Recent guidelines from the European Association for the Study of the Liver (EASL) recommend use of a diagnostic algorithm to assess and monitor disease severity in the presence of suspected NAFLD and metabolic risk factors 19. This stepwise algorithm is used to screen for NAFLD in order to define subsequent follow-up strategies and identify patients in need of specialist referral to hepatology, defined as those with elevated liver enzymes or the presence of NAFLD with medium/high risk of liver fibrosis as determined using serum biomarkers, such as fibrosis-4 (FIB-4) score.
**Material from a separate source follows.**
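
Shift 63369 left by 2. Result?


0b1111011110001001 << 2 = 0b111101111000100100 = 253476

253476


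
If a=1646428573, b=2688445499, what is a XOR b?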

A similar pathway has been recommended by the European AIDS Clinical Society (EACS) 20. Thus far, these guidelines have not been applied to HIV-monoinfected patients, a population potentially at higher risk for NAFLD.  
The aim of this study was to apply the diagnostic algorithm recommended by EASL and EACS guidelines to assess and monitor disease severity in the presence of suspected NAFLD and metabolic comorbidities in three large cohorts of HIV-monoinfected patients.